= Vasoactivity =

Endogenous agent or pharmaceutical drug that affects blood pressure / heart rate

A vasoactive substance is an endogenous agent or pharmaceutical drug that has the effect of either increasing or decreasing blood pressure and/or heart rate through its vasoactivity, that is, vascular activity (effect on blood vessels). By adjusting vascular compliance and vascular resistance, typically through vasodilation and vasoconstriction, it helps the body's homeostatic mechanisms (such as the renin–angiotensin system) to keep hemodynamics under control. For example, angiotensin, bradykinin, histamine, nitric oxide, and vasoactive intestinal peptide are important endogenous vasoactive substances. Vasoactive drug therapy is typically used when a patient has the blood pressure and heart rate monitored constantly. The dosage is typically titrated (adjusted up or down) to achieve a desired effect or range of values as determined by competent clinicians.

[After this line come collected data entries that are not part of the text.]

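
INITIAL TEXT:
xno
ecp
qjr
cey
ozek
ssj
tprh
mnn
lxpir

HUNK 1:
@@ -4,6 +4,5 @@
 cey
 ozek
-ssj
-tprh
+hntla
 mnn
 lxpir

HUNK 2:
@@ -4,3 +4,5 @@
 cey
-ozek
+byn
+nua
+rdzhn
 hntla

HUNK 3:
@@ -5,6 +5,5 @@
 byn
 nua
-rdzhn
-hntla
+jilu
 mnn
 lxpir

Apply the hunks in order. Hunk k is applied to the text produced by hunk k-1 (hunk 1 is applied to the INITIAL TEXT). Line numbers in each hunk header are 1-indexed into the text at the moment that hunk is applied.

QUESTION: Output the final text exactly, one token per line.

Answer: xno
ecp
qjr
cey
byn
nua
jilu
mnn
lxpir

Derivation:
Hunk 1: at line 4 remove [ssj,tprh] add [hntla] -> 8 lines: xno ecp qjr cey ozek hntla mnn lxpir
Hunk 2: at line 4 remove [ozek] add [byn,nua,rdzhn] -> 10 lines: xno ecp qjr cey byn nua rdzhn hntla mnn lxpir
Hunk 3: at line 5 remove [rdzhn,hntla] add [jilu] -> 9 lines: xno ecp qjr cey byn nua jilu mnn lxpir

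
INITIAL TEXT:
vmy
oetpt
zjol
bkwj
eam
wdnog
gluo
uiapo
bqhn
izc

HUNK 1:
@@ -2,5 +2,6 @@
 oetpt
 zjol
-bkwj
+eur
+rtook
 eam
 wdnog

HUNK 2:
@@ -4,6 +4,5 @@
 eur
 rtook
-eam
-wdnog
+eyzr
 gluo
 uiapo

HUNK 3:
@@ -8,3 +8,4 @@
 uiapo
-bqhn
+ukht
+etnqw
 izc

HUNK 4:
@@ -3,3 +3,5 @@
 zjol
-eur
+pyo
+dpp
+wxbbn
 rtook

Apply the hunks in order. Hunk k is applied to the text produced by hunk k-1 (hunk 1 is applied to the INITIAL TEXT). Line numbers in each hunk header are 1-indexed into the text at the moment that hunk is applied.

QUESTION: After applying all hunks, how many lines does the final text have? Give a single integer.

Hunk 1: at line 2 remove [bkwj] add [eur,rtook] -> 11 lines: vmy oetpt zjol eur rtook eam wdnog gluo uiapo bqhn izc
Hunk 2: at line 4 remove [eam,wdnog] add [eyzr] -> 10 lines: vmy oetpt zjol eur rtook eyzr gluo uiapo bqhn izc
Hunk 3: at line 8 remove [bqhn] add [ukht,etnqw] -> 11 lines: vmy oetpt zjol eur rtook eyzr gluo uiapo ukht etnqw izc
Hunk 4: at line 3 remove [eur] add [pyo,dpp,wxbbn] -> 13 lines: vmy oetpt zjol pyo dpp wxbbn rtook eyzr gluo uiapo ukht etnqw izc
Final line count: 13

Answer: 13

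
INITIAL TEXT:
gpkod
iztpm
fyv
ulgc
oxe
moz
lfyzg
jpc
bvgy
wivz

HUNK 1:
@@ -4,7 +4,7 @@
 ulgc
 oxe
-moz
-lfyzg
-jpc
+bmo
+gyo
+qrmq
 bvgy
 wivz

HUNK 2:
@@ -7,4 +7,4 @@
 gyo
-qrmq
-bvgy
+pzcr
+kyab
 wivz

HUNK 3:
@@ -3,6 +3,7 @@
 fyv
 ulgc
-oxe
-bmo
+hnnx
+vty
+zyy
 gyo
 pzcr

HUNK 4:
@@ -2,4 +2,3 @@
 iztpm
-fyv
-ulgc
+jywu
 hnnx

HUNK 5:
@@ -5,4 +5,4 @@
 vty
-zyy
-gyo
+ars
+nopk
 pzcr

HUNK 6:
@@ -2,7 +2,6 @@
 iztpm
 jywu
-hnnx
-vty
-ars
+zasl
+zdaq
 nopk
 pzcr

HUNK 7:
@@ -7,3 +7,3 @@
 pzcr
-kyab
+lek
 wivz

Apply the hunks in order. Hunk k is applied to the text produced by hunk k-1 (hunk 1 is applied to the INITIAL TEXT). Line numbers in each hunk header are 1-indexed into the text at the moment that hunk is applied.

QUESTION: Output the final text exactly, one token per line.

Answer: gpkod
iztpm
jywu
zasl
zdaq
nopk
pzcr
lek
wivz

Derivation:
Hunk 1: at line 4 remove [moz,lfyzg,jpc] add [bmo,gyo,qrmq] -> 10 lines: gpkod iztpm fyv ulgc oxe bmo gyo qrmq bvgy wivz
Hunk 2: at line 7 remove [qrmq,bvgy] add [pzcr,kyab] -> 10 lines: gpkod iztpm fyv ulgc oxe bmo gyo pzcr kyab wivz
Hunk 3: at line 3 remove [oxe,bmo] add [hnnx,vty,zyy] -> 11 lines: gpkod iztpm fyv ulgc hnnx vty zyy gyo pzcr kyab wivz
Hunk 4: at line 2 remove [fyv,ulgc] add [jywu] -> 10 lines: gpkod iztpm jywu hnnx vty zyy gyo pzcr kyab wivz
Hunk 5: at line 5 remove [zyy,gyo] add [ars,nopk] -> 10 lines: gpkod iztpm jywu hnnx vty ars nopk pzcr kyab wivz
Hunk 6: at line 2 remove [hnnx,vty,ars] add [zasl,zdaq] -> 9 lines: gpkod iztpm jywu zasl zdaq nopk pzcr kyab wivz
Hunk 7: at line 7 remove [kyab] add [lek] -> 9 lines: gpkod iztpm jywu zasl zdaq nopk pzcr lek wivz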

Vasoactive drugs are typically administered using a volumetric infusion device (IV pump). This category of drugs require close observation of the patient with near immediate intervention required by the clinicians in charge of the patient's care. Important vasoactive substances are angiotensin-11, endothelin-1, and alpha-adrenergic agonists.

Various vasoactive agents, such as prostanoids, phosphodiesterase inhibitors, and endothelin antagonists, are approved for the treatment of pulmonary arterial hypertension. The use of vasoactive agents for patients with pulmonary hypertension may cause harm and unnecessary expense to persons with left heart disease or hypoxemic types of lung diseases.